South Africa has passed a law that allows the country to take legal action against the foreign use of indigenous traditional medicinal plants in order to recognize and protect the indigenous medicinal knowledge. No country can apply for a patent on a plant, but it can on the discovered effect of certain plant substances. This is an important signal in the global process of searching for virgin forests, a race to discover natural active ingredients. It shows an awareness of what cultural heritage is and how to protect it from exploitation by global agents. It is a matter of the moment.

Now the dance world is also facing it, but only with regard to so-called modern dance. The “Global Groove” show at the Folkwang Museum in Essen shows a juxtaposition of aesthetic positions, ordered according to political criteria, in which intercultural influences, influences between West and East, play a role. “Art, Dance, Performance, Protest” is the list in the subtitle, and it spins on one of the most famous narratives, that of modern dance as a movement of progress, liberation, and enlightenment.

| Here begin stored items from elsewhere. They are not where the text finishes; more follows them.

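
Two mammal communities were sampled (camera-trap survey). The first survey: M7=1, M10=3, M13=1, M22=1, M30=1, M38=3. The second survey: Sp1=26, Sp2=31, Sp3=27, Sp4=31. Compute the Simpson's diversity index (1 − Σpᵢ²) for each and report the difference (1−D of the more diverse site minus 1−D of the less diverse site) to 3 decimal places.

0.032

The first survey: N=10, proportions 0.1, 0.3, 0.1, 0.1, 0.1, 0.3, giving 1−D = 0.78000 (working shown to 5 dp, full precision carried).
The second survey: N=115, proportions 0.22609, 0.26957, 0.23478, 0.26957, giving 1−D = 0.74843.
Difference = |0.78000 − 0.74843| = 0.03157, i.e. 0.032 to 3 decimal places.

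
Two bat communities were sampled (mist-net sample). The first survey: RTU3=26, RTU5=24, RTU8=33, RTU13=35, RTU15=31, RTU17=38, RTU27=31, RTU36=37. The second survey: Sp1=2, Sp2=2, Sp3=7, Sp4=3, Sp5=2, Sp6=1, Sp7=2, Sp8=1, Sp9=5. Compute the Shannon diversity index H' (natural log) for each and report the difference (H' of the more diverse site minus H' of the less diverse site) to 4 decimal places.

The first survey: N=255, proportions 0.10196078, 0.09411765, 0.12941176, 0.1372549, 0.12156863, 0.14901961, 0.12156863, 0.14509804, giving H' = 2.06853736 (working shown to 8 dp, full precision carried).
The second survey: N=25, proportions 0.08, 0.08, 0.28, 0.12, 0.08, 0.04, 0.08, 0.04, 0.2, giving H' = 1.99849283.
Difference = |2.06853736 − 1.99849283| = 0.07004453, i.e. 0.0700 to 4 decimal places.

0.0700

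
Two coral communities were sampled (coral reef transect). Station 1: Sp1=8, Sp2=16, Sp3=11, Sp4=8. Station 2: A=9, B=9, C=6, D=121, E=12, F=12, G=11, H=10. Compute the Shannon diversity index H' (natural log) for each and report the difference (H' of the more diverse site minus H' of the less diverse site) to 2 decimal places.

Station 1: N=43, proportions 0.186, 0.3721, 0.2558, 0.186, giving H' = 1.3424 (working shown to 4 dp, full precision carried).
Station 2: N=190, proportions 0.0474, 0.0474, 0.0316, 0.6368, 0.0632, 0.0632, 0.0579, 0.0526, giving H' = 1.3542.
Difference = |1.3424 − 1.3542| = 0.0118, i.e. 0.01 to 2 decimal places.

0.01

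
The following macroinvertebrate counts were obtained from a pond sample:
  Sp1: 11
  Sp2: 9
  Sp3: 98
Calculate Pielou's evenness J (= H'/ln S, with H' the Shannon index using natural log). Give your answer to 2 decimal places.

0.52

Total N = 11+9+98 = 118, so the proportions are 0.0932, 0.0763, 0.8305 (working shown to 4 dp, full precision carried).
H' = −Σ pᵢ ln pᵢ = −((-0.2212) + (-0.1963) + (-0.1542)) = 0.5717.
With S = 3 species, ln S = 1.0986, so J = 0.5717/1.0986 = 0.5204, i.e. 0.52 to 2 decimal places.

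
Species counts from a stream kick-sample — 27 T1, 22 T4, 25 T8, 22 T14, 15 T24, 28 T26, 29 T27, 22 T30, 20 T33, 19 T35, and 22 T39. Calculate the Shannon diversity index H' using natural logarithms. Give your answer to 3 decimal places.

Total N = 27+22+25+22+15+28+29+22+20+19+22 = 251, so the proportions are 0.10757, 0.08765, 0.0996, 0.08765, 0.05976, 0.11155, 0.11554, 0.08765, 0.07968, 0.0757, 0.08765 (working shown to 5 dp, full precision carried).
Each pᵢ ln pᵢ term: 0.10757×(-2.22962)=-0.23984, 0.08765×(-2.43441)=-0.21337, 0.0996×(-2.30658)=-0.22974, 0.08765×(-2.43441)=-0.21337, 0.05976×(-2.81740)=-0.16837, 0.11155×(-2.19325)=-0.24467, 0.11554×(-2.15816)=-0.24935, 0.08765×(-2.43441)=-0.21337, 0.07968×(-2.52972)=-0.20157, 0.0757×(-2.58101)=-0.19538, 0.08765×(-2.43441)=-0.21337.
Sum = -2.38241, so H' = 2.382.

2.382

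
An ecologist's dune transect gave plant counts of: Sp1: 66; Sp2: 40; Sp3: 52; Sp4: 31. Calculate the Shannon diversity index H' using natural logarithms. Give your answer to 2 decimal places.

1.35

Total N = 66+40+52+31 = 189, so the proportions are 0.3492, 0.2116, 0.2751, 0.164 (working shown to 4 dp, full precision carried).
Each pᵢ ln pᵢ term: 0.3492×(-1.0521)=-0.3674, 0.2116×(-1.5529)=-0.3286, 0.2751×(-1.2905)=-0.3551, 0.164×(-1.8078)=-0.2965.
Sum = -1.3476, so H' = 1.35.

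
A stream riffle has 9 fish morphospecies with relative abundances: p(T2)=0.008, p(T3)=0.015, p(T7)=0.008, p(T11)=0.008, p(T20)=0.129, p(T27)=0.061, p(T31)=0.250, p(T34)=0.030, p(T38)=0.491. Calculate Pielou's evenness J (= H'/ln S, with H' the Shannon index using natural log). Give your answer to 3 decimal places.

H' = −Σ pᵢ ln pᵢ = −((-0.03863) + (-0.06300) + (-0.03863) + (-0.03863) + (-0.26418) + (-0.17061) + (-0.34657) + (-0.10520) + (-0.34925)) = 1.41469 (working shown to 5 dp, full precision carried).
With S = 9 species, ln S = 2.19722, so J = 1.41469/2.19722 = 0.64385, i.e. 0.644 to 3 decimal places.

0.644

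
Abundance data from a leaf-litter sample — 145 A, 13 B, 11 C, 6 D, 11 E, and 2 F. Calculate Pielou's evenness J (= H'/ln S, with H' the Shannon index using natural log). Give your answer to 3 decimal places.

0.489

Total N = 145+13+11+6+11+2 = 188, so the proportions are 0.77128, 0.06915, 0.05851, 0.03191, 0.05851, 0.01064 (working shown to 5 dp, full precision carried).
H' = −Σ pᵢ ln pᵢ = −((-0.20031) + (-0.18473) + (-0.16609) + (-0.10994) + (-0.16609) + (-0.04833)) = 0.87548.
With S = 6 species, ln S = 1.79176, so J = 0.87548/1.79176 = 0.48861, i.e. 0.489 to 3 decimal places.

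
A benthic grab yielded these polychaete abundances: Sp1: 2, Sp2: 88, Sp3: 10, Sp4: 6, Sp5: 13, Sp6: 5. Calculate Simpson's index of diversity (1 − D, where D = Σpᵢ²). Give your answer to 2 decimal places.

Total N = 2+88+10+6+13+5 = 124, so the proportions are 0.0161, 0.7097, 0.0806, 0.0484, 0.1048, 0.0403 (working shown to 4 dp, full precision carried).
D = 0.0161² + 0.7097² + 0.0806² + 0.0484² + 0.1048² + 0.0403² = 0.0003 + 0.5036 + 0.0065 + 0.0023 + 0.0110 + 0.0016 = 0.5254.
So 1 − D = 0.4746, i.e. 0.47 to 2 decimal places.

0.47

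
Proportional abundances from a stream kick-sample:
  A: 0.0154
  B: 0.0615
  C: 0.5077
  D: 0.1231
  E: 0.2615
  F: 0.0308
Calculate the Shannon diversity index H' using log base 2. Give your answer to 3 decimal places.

Each pᵢ log₂ pᵢ term (working shown to 5 dp, full precision carried): 0.0154×(-6.02093)=-0.09272, 0.0615×(-4.02327)=-0.24743, 0.5077×(-0.97795)=-0.49651, 0.1231×(-3.02210)=-0.37202, 0.2615×(-1.93512)=-0.50603, 0.0308×(-5.02093)=-0.15464.
Sum = -1.86936, so H' = 1.869.

1.869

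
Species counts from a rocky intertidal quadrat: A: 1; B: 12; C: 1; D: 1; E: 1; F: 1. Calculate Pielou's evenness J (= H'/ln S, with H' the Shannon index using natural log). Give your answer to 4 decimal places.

Total N = 1+12+1+1+1+1 = 17, so the proportions are 0.058824, 0.705882, 0.058824, 0.058824, 0.058824, 0.058824 (working shown to 6 dp, full precision carried).
H' = −Σ pᵢ ln pᵢ = −((-0.166660) + (-0.245864) + (-0.166660) + (-0.166660) + (-0.166660) + (-0.166660)) = 1.079162.
With S = 6 species, ln S = 1.791759, so J = 1.079162/1.791759 = 0.602292, i.e. 0.6023 to 4 decimal places.

0.6023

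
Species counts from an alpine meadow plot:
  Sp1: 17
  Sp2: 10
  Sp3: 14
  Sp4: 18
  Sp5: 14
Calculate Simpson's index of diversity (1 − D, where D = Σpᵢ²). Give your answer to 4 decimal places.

Total N = 17+10+14+18+14 = 73, so the proportions are 0.232877, 0.136986, 0.191781, 0.246575, 0.191781 (working shown to 6 dp, full precision carried).
D = 0.232877² + 0.136986² + 0.191781² + 0.246575² + 0.191781² = 0.054232 + 0.018765 + 0.036780 + 0.060799 + 0.036780 = 0.207356.
So 1 − D = 0.792644, i.e. 0.7926 to 4 decimal places.

0.7926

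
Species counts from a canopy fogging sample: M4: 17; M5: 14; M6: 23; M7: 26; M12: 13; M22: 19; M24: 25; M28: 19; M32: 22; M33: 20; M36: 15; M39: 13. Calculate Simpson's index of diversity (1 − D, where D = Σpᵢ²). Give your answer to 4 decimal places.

0.9122

Total N = 17+14+23+26+13+19+25+19+22+20+15+13 = 226, so the proportions are 0.075221, 0.061947, 0.10177, 0.115044, 0.057522, 0.084071, 0.110619, 0.084071, 0.097345, 0.088496, 0.066372, 0.057522 (working shown to 6 dp, full precision carried).
D = 0.075221² + 0.061947² + 0.10177² + 0.115044² + 0.057522² + 0.084071² + 0.110619² + 0.084071² + 0.097345² + 0.088496² + 0.066372² + 0.057522² = 0.005658 + 0.003837 + 0.010357 + 0.013235 + 0.003309 + 0.007068 + 0.012237 + 0.007068 + 0.009476 + 0.007831 + 0.004405 + 0.003309 = 0.087791.
So 1 − D = 0.912209, i.e. 0.9122 to 4 decimal places.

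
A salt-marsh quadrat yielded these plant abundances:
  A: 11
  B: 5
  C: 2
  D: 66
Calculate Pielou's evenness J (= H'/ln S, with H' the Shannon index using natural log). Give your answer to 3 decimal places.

0.514

Total N = 11+5+2+66 = 84, so the proportions are 0.13095, 0.05952, 0.02381, 0.78571 (working shown to 5 dp, full precision carried).
H' = −Σ pᵢ ln pᵢ = −((-0.26622) + (-0.16794) + (-0.08899) + (-0.18948)) = 0.71263.
With S = 4 species, ln S = 1.38629, so J = 0.71263/1.38629 = 0.51406, i.e. 0.514 to 3 decimal places.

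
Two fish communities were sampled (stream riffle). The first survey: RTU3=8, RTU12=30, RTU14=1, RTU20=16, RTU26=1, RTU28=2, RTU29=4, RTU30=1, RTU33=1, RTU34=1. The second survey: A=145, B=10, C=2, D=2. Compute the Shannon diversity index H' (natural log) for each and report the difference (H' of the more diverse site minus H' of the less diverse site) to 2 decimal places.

1.19

The first survey: N=65, proportions 0.12308, 0.46154, 0.01538, 0.24615, 0.01538, 0.03077, 0.06154, 0.01538, 0.01538, 0.01538, giving H' = 1.55955 (working shown to 5 dp, full precision carried).
The second survey: N=159, proportions 0.91195, 0.06289, 0.01258, 0.01258, giving H' = 0.36812.
Difference = |1.55955 − 0.36812| = 1.19143, i.e. 1.19 to 2 decimal places.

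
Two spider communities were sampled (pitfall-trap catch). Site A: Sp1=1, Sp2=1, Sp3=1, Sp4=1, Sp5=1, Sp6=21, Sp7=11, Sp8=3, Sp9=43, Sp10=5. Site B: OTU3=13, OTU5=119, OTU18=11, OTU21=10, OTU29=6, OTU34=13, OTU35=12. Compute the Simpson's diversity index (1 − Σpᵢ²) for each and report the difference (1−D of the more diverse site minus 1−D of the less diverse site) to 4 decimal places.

Site A: N=88, proportions 0.011364, 0.011364, 0.011364, 0.011364, 0.011364, 0.238636, 0.125, 0.034091, 0.488636, 0.056818, giving 1−D = 0.683626 (working shown to 6 dp, full precision carried).
Site B: N=184, proportions 0.070652, 0.646739, 0.059783, 0.054348, 0.032609, 0.070652, 0.065217, giving 1−D = 0.559901.
Difference = |0.683626 − 0.559901| = 0.123725, i.e. 0.1237 to 4 decimal places.

0.1237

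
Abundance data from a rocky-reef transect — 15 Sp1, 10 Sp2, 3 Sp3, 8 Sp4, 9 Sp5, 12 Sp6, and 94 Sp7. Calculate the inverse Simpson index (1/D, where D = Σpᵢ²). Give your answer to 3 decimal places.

Total N = 15+10+3+8+9+12+94 = 151, so the proportions are 0.099338, 0.066225, 0.019868, 0.05298, 0.059603, 0.07947, 0.622517 (working shown to 6 dp, full precision carried).
D = 0.099338² + 0.066225² + 0.019868² + 0.05298² + 0.059603² + 0.07947² + 0.622517² = 0.009868 + 0.004386 + 0.000395 + 0.002807 + 0.003552 + 0.006316 + 0.387527 = 0.414850.
So 1/D = 2.41051, i.e. 2.411 to 3 decimal places.

2.411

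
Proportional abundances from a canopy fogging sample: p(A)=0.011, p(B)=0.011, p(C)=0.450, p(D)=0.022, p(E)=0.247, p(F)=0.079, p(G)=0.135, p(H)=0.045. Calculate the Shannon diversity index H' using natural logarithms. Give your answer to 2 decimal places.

1.50

Each pᵢ ln pᵢ term (working shown to 4 dp, full precision carried): 0.011×(-4.5099)=-0.0496, 0.011×(-4.5099)=-0.0496, 0.45×(-0.7985)=-0.3593, 0.022×(-3.8167)=-0.0840, 0.247×(-1.3984)=-0.3454, 0.079×(-2.5383)=-0.2005, 0.135×(-2.0025)=-0.2703, 0.045×(-3.1011)=-0.1395.
Sum = -1.4983, so H' = 1.50.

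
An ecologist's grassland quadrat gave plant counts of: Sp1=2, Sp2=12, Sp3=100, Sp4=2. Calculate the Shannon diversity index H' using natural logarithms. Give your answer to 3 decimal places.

Total N = 2+12+100+2 = 116, so the proportions are 0.01724, 0.10345, 0.86207, 0.01724 (working shown to 5 dp, full precision carried).
Each pᵢ ln pᵢ term: 0.01724×(-4.06044)=-0.07001, 0.10345×(-2.26868)=-0.23469, 0.86207×(-0.14842)=-0.12795, 0.01724×(-4.06044)=-0.07001.
Sum = -0.50265, so H' = 0.503.

0.503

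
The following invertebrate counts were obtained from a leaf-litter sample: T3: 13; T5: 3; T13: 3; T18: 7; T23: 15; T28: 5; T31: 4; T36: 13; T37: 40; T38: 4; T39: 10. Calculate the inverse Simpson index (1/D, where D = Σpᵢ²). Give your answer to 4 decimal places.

5.7348

Total N = 13+3+3+7+15+5+4+13+40+4+10 = 117, so the proportions are 0.11111111, 0.02564103, 0.02564103, 0.05982906, 0.12820513, 0.04273504, 0.03418803, 0.11111111, 0.34188034, 0.03418803, 0.08547009 (working shown to 8 dp, full precision carried).
D = 0.11111111² + 0.02564103² + 0.02564103² + 0.05982906² + 0.12820513² + 0.04273504² + 0.03418803² + 0.11111111² + 0.34188034² + 0.03418803² + 0.08547009² = 0.01234568 + 0.00065746 + 0.00065746 + 0.00357952 + 0.01643655 + 0.00182628 + 0.00116882 + 0.01234568 + 0.11688217 + 0.00116882 + 0.00730514 = 0.17437358.
So 1/D = 5.734814, i.e. 5.7348 to 4 decimal places.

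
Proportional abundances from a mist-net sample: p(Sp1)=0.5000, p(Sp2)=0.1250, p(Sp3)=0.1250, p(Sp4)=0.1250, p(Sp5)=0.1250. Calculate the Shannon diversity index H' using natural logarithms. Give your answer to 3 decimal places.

1.386

Each pᵢ ln pᵢ term (working shown to 5 dp, full precision carried): 0.5×(-0.69315)=-0.34657, 0.125×(-2.07944)=-0.25993, 0.125×(-2.07944)=-0.25993, 0.125×(-2.07944)=-0.25993, 0.125×(-2.07944)=-0.25993.
Sum = -1.38629, so H' = 1.386.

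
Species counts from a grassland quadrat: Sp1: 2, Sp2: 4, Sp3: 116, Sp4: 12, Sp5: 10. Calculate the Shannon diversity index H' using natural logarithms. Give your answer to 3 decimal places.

0.725

Total N = 2+4+116+12+10 = 144, so the proportions are 0.01389, 0.02778, 0.80556, 0.08333, 0.06944 (working shown to 5 dp, full precision carried).
Each pᵢ ln pᵢ term: 0.01389×(-4.27667)=-0.05940, 0.02778×(-3.58352)=-0.09954, 0.80556×(-0.21622)=-0.17418, 0.08333×(-2.48491)=-0.20708, 0.06944×(-2.66723)=-0.18522.
Sum = -0.72542, so H' = 0.725.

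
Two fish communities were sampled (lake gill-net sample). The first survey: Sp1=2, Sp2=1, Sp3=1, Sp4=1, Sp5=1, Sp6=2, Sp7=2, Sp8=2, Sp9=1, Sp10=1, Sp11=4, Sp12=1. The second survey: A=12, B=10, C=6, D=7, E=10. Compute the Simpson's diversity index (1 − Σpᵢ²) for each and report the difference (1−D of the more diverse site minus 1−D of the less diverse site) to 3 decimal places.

The first survey: N=19, proportions 0.10526, 0.05263, 0.05263, 0.05263, 0.05263, 0.10526, 0.10526, 0.10526, 0.05263, 0.05263, 0.21053, 0.05263, giving 1−D = 0.89197 (working shown to 5 dp, full precision carried).
The second survey: N=45, proportions 0.26667, 0.22222, 0.13333, 0.15556, 0.22222, giving 1−D = 0.78815.
Difference = |0.89197 − 0.78815| = 0.10382, i.e. 0.104 to 3 decimal places.

0.104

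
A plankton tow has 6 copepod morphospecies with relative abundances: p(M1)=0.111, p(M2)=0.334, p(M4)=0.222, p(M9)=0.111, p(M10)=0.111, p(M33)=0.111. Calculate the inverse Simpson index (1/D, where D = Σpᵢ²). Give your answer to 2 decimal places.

D = 0.111² + 0.334² + 0.222² + 0.111² + 0.111² + 0.111² = 0.012321 + 0.111556 + 0.049284 + 0.012321 + 0.012321 + 0.012321 = 0.210124 (working shown to 6 dp, full precision carried).
So 1/D = 4.7591, i.e. 4.76 to 2 decimal places.

4.76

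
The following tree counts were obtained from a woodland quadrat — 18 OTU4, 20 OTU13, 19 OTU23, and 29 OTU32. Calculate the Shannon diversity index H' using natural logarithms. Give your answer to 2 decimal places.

Total N = 18+20+19+29 = 86, so the proportions are 0.2093, 0.2326, 0.2209, 0.3372 (working shown to 4 dp, full precision carried).
Each pᵢ ln pᵢ term: 0.2093×(-1.5640)=-0.3273, 0.2326×(-1.4586)=-0.3392, 0.2209×(-1.5099)=-0.3336, 0.3372×(-1.0871)=-0.3666.
Sum = -1.3667, so H' = 1.37.

1.37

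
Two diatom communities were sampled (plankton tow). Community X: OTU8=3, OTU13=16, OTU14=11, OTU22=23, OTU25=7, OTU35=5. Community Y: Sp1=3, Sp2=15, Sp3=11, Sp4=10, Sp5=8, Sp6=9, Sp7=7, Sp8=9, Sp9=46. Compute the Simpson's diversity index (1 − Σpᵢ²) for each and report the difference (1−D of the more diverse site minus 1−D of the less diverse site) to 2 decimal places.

0.03

Community X: N=65, proportions 0.0462, 0.2462, 0.1692, 0.3538, 0.1077, 0.0769, giving 1−D = 0.7659 (working shown to 4 dp, full precision carried).
Community Y: N=118, proportions 0.0254, 0.1271, 0.0932, 0.0847, 0.0678, 0.0763, 0.0593, 0.0763, 0.3898, giving 1−D = 0.7956.
Difference = |0.7659 − 0.7956| = 0.0297, i.e. 0.03 to 2 decimal places.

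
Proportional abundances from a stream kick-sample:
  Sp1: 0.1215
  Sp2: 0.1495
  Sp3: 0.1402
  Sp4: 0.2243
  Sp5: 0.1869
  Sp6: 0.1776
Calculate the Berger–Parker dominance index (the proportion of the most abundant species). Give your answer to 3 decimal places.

The largest proportion is 0.2243, i.e. d = 0.224 to 3 decimal places.

0.224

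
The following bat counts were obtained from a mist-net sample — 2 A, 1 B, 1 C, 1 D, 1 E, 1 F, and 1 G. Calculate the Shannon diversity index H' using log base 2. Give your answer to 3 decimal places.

Total N = 2+1+1+1+1+1+1 = 8, so the proportions are 0.25, 0.125, 0.125, 0.125, 0.125, 0.125, 0.125 (working shown to 5 dp, full precision carried).
Each pᵢ log₂ pᵢ term: 0.25×(-2.00000)=-0.50000, 0.125×(-3.00000)=-0.37500, 0.125×(-3.00000)=-0.37500, 0.125×(-3.00000)=-0.37500, 0.125×(-3.00000)=-0.37500, 0.125×(-3.00000)=-0.37500, 0.125×(-3.00000)=-0.37500.
Sum = -2.75000, so H' = 2.750.

2.750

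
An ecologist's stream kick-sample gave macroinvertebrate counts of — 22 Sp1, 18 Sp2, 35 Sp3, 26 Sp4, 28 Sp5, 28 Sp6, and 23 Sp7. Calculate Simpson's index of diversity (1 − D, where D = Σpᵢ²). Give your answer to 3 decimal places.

Total N = 22+18+35+26+28+28+23 = 180, so the proportions are 0.12222, 0.1, 0.19444, 0.14444, 0.15556, 0.15556, 0.12778 (working shown to 5 dp, full precision carried).
D = 0.12222² + 0.1² + 0.19444² + 0.14444² + 0.15556² + 0.15556² + 0.12778² = 0.01494 + 0.01000 + 0.03781 + 0.02086 + 0.02420 + 0.02420 + 0.01633 = 0.14833.
So 1 − D = 0.85167, i.e. 0.852 to 3 decimal places.

0.852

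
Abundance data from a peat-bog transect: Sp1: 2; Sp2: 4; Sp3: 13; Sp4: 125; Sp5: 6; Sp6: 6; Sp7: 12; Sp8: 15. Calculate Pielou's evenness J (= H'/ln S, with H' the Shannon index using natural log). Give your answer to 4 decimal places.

0.5718

Total N = 2+4+13+125+6+6+12+15 = 183, so the proportions are 0.010929, 0.021858, 0.071038, 0.68306, 0.032787, 0.032787, 0.065574, 0.081967 (working shown to 6 dp, full precision carried).
H' = −Σ pᵢ ln pᵢ = −((-0.049359) + (-0.083567) + (-0.187863) + (-0.260364) + (-0.112057) + (-0.112057) + (-0.178661) + (-0.205036)) = 1.188963.
With S = 8 species, ln S = 2.079442, so J = 1.188963/2.079442 = 0.571770, i.e. 0.5718 to 4 decimal places.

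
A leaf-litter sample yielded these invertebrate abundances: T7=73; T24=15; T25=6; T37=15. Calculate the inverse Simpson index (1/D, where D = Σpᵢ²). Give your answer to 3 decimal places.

Total N = 73+15+6+15 = 109, so the proportions are 0.669725, 0.137615, 0.055046, 0.137615 (working shown to 6 dp, full precision carried).
D = 0.669725² + 0.137615² + 0.055046² + 0.137615² = 0.448531 + 0.018938 + 0.003030 + 0.018938 = 0.489437.
So 1/D = 2.04316, i.e. 2.043 to 3 decimal places.

2.043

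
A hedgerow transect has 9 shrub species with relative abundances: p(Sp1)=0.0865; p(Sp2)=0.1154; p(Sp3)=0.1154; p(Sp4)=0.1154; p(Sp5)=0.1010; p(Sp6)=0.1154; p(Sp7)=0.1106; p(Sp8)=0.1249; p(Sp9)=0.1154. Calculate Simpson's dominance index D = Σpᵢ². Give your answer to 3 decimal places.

D = 0.0865² + 0.1154² + 0.1154² + 0.1154² + 0.101² + 0.1154² + 0.1106² + 0.1249² + 0.1154² = 0.00748 + 0.01332 + 0.01332 + 0.01332 + 0.01020 + 0.01332 + 0.01223 + 0.01560 + 0.01332 = 0.11210 (working shown to 5 dp, full precision carried).
To 3 decimal places, D = 0.112.

0.112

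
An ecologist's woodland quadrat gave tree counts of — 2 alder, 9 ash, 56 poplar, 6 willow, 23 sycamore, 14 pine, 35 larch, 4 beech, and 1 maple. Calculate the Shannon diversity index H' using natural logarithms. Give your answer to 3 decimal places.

Total N = 2+9+56+6+23+14+35+4+1 = 150, so the proportions are 0.01333, 0.06, 0.37333, 0.04, 0.15333, 0.09333, 0.23333, 0.02667, 0.00667 (working shown to 5 dp, full precision carried).
Each pᵢ ln pᵢ term: 0.01333×(-4.31749)=-0.05757, 0.06×(-2.81341)=-0.16880, 0.37333×(-0.98528)=-0.36784, 0.04×(-3.21888)=-0.12876, 0.15333×(-1.87514)=-0.28752, 0.09333×(-2.37158)=-0.22135, 0.23333×(-1.45529)=-0.33957, 0.02667×(-3.62434)=-0.09665, 0.00667×(-5.01064)=-0.03340.
Sum = -1.70145, so H' = 1.701.

1.701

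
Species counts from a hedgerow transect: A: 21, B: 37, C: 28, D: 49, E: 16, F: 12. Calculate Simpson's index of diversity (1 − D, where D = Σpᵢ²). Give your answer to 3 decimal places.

0.797

Total N = 21+37+28+49+16+12 = 163, so the proportions are 0.12883, 0.22699, 0.17178, 0.30061, 0.09816, 0.07362 (working shown to 5 dp, full precision carried).
D = 0.12883² + 0.22699² + 0.17178² + 0.30061² + 0.09816² + 0.07362² = 0.01660 + 0.05153 + 0.02951 + 0.09037 + 0.00964 + 0.00542 = 0.20306.
So 1 − D = 0.79694, i.e. 0.797 to 3 decimal places.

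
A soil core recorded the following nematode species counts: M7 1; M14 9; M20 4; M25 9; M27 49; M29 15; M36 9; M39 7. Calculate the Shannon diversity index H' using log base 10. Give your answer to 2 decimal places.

Total N = 1+9+4+9+49+15+9+7 = 103, so the proportions are 0.0097, 0.0874, 0.0388, 0.0874, 0.4757, 0.1456, 0.0874, 0.068 (working shown to 4 dp, full precision carried).
Each pᵢ log₁₀ pᵢ term: 0.0097×(-2.0128)=-0.0195, 0.0874×(-1.0586)=-0.0925, 0.0388×(-1.4108)=-0.0548, 0.0874×(-1.0586)=-0.0925, 0.4757×(-0.3226)=-0.1535, 0.1456×(-0.8367)=-0.1219, 0.0874×(-1.0586)=-0.0925, 0.068×(-1.1677)=-0.0794.
Sum = -0.7065, so H' = 0.71.

0.71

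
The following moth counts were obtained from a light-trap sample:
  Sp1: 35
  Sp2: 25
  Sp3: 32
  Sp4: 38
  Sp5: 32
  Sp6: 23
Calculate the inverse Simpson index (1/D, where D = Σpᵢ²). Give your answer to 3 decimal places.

5.830

Total N = 35+25+32+38+32+23 = 185, so the proportions are 0.1891892, 0.1351351, 0.172973, 0.2054054, 0.172973, 0.1243243 (working shown to 7 dp, full precision carried).
D = 0.1891892² + 0.1351351² + 0.172973² + 0.2054054² + 0.172973² + 0.1243243² = 0.0357925 + 0.0182615 + 0.0299196 + 0.0421914 + 0.0299196 + 0.0154565 = 0.1715413.
So 1/D = 5.82950, i.e. 5.830 to 3 decimal places.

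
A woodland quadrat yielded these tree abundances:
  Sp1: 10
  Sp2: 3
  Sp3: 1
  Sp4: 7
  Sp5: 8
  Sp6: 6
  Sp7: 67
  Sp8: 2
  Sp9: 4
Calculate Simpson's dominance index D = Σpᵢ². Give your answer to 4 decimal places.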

The catalog discusses various cases of one-sided or reciprocal west-east aesthetic influence. Some of the white artists are under suspicion of cultural appropriation. In the pop world, singers like Shirin David or Arianna Grande have recently been accused of blackfishing. There are various methods of tinting your skin darker in order to look more like a person of color. One could say that being black is currently considered unsurpassably attractive in the pop world, it is a cultural capital. Those convicted of blackfishing are only partially believed to have admired the imitated, as the commercial motives are likely to predominate.

The show “Global Groove” applies these research questions to dance: What are acceptable or welcome ways of dealing with influences from other cultures, what is cheap, reflex-triggering imitation of attractive foreignness? Susan Manning, for example, in her article on Mary Wigman in the catalog refers to the American cultural scientist Eric Lott and his formulation of “Love and Theft”, a concept according to which forms of cultural appropriation can arise out of admiration and affection that can go up to cultural thefts are enough.

In the case of the German expressive dancer Mary Wigman, it was probably just a crush.

In the 1920s she saw a performance by the modern Javanese dancer Raden Mas Jodjana, who was touring Europe, and wrote that the performance took her soul to a distant dreamland.

Manning calls this “orientalist rhetoric”, but states that Wigman's famous “witch's dance” contains gestures and turns that could be inspired by Raden Mas Jodjana, but do not represent an “appropriation” of his aesthetic.

The boundaries are fluid

Since the turn of the twentieth century there were some non-European dancers who performed their traditionally rooted, but modified and modern concepts of solo podium dancing on extensive tours in the United States and Europe. These modern movements were often inspired by the West. The Japanese Butoh, which was developed as a modern dance in the middle of the twentieth century, was essentially created by the solo dancer Kazuo Ohno (1906-2010), a sports student who was influenced by guest performances by the flamenco dancer “La Argentina” and the German expressive dancer Harald Kreutzberg (1902–1968) began to pursue a dance career.

Would you now want to posthumously reproach Ohno for cultural appropriation?

Or is this discussion more about accusing the white protagonists of the art of dance of culturally inappropriate behavior, of dance aesthetic appropriation?

It stands to reason that Wigman, whose charisma as a solo dancer had something high priestly, emphasized the closeness of dance to ritual.